US decides on who is the best Minister for Economy in Argentina
The United States decided that the best Minister of Economy for Argentina is Sergio Massa, who has public friendships with the Chief for the Western Hemisphere of the US State Department, Juan González and the current US Ambassador to Argentina, Jack Stanley.
It is a sector of the American establishment that has appointed the current minister who assumes with a refoundational imprint, with the agreement of important sectors of the national economic power and with the blessing of the embassy and the State Department. The great doubt is whether these agreements and blessings of which the new minister boasts are enough to build calmness in the convulsed Argentine economic climate.
In principle, he has increased his prestige and power within the weakened ruling coalition; today he is the coalition’s strong man. He has the agreement and discreet support of Cristina Kirchner. The president has been reduced to a dangerous figurehead. He has no real function.
When we say dangerous figurehead we are basing it on the eventual resignation of the president that would provoke a succession crisis of unimaginable results. The natural successor would be Cristina Kirchner, who is currently going through one of the lawfare trials that are being followed and where she will probably be condemned because the judiciary is absolutely aligned in the production of lawfare.
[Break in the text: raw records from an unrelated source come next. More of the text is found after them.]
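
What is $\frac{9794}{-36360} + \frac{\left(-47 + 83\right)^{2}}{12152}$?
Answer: $- \frac{4493383}{27615420} \approx -0.16271$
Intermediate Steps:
$\frac{9794}{-36360} + \frac{\left(-47 + 83\right)^{2}}{12152} = 9794 \left(- \frac{1}{36360}\right) + 36^{2} \cdot \frac{1}{12152} = - \frac{4897}{18180} + 1296 \cdot \frac{1}{12152} = - \frac{4897}{18180} + \frac{162}{1519} = - \frac{4493383}{27615420}$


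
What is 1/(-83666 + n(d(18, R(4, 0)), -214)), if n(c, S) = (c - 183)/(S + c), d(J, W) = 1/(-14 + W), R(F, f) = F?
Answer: -2141/179127075 ≈ -1.1952e-5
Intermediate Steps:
n(c, S) = (-183 + c)/(S + c)
1/(-83666 + n(d(18, R(4, 0)), -214)) = 1/(-83666 + (-183 + 1/(-14 + 4))/(-214 + 1/(-14 + 4))) = 1/(-83666 + (-183 + 1/(-10))/(-214 + 1/(-10))) = 1/(-83666 + (-183 - ⅒)/(-214 - ⅒)) = 1/(-83666 - 1831/10/(-2141/10)) = 1/(-83666 - 10/2141*(-1831/10)) = 1/(-83666 + 1831/2141) = 1/(-179127075/2141) = -2141/179127075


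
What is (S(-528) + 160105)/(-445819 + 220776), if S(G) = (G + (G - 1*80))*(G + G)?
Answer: -1359721/225043 ≈ -6.0421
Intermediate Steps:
S(G) = 2*G*(-80 + 2*G) (S(G) = (G + (G - 80))*(2*G) = (G + (-80 + G))*(2*G) = (-80 + 2*G)*(2*G) = 2*G*(-80 + 2*G))
(S(-528) + 160105)/(-445819 + 220776) = (4*(-528)*(-40 - 528) + 160105)/(-445819 + 220776) = (4*(-528)*(-568) + 160105)/(-225043) = (1199616 + 160105)*(-1/225043) = 1359721*(-1/225043) = -1359721/225043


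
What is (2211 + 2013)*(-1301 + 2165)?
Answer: 3649536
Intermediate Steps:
(2211 + 2013)*(-1301 + 2165) = 4224*864 = 3649536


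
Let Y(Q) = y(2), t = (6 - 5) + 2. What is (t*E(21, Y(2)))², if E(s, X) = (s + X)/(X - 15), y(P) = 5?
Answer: 1521/25 ≈ 60.840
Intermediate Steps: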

What is coming in the immediate future is the fulfillment of the ten measures announced by the Minister and the possibility of normalizing the situation or derailing it completely, which would be the final chapter of a government in frank regression.
The announcements were clear and have to do with; resolving the fiscal order, ensuring trade surplus, rebuilding reserves. Fulfilling the goals of reducing the deficit, this is only possible through adjustment; bringing monetary emission to zero; removing subsidies to consumption and public services, which directly impact on workers’ pockets; foreign exchange is expected to be rebuilt from export growth.
The great challenge is on prices and wages and that is a matter that depends on the strength of the business corporations and workers’ unions.
Cabinet changes express neocolonization of Argentina
In conclusion, these cabinet changes, which are also contextualized by huge social protests, do not express anything other than the recolonization of Argentina, its alignment to globalist policies, this is a major conditioning factor for the possibility of the development of the BRICS including Argentina in this scheme; it is to have managed to control eventual damages in the event of a victory in Brazil of Lula and his intention to strengthen the BRICS.
It is a regrettable capitulation of a government that was elected to do exactly the opposite of what it has been doing.
* Fernando Esteche is PhD in Social Communication (UNLP), full professor of International Relations (FPyCS – UNLP), professor of Contemporary Latin American History at the University of Mar del Plata, Buenos Aires and the director of PIA Global.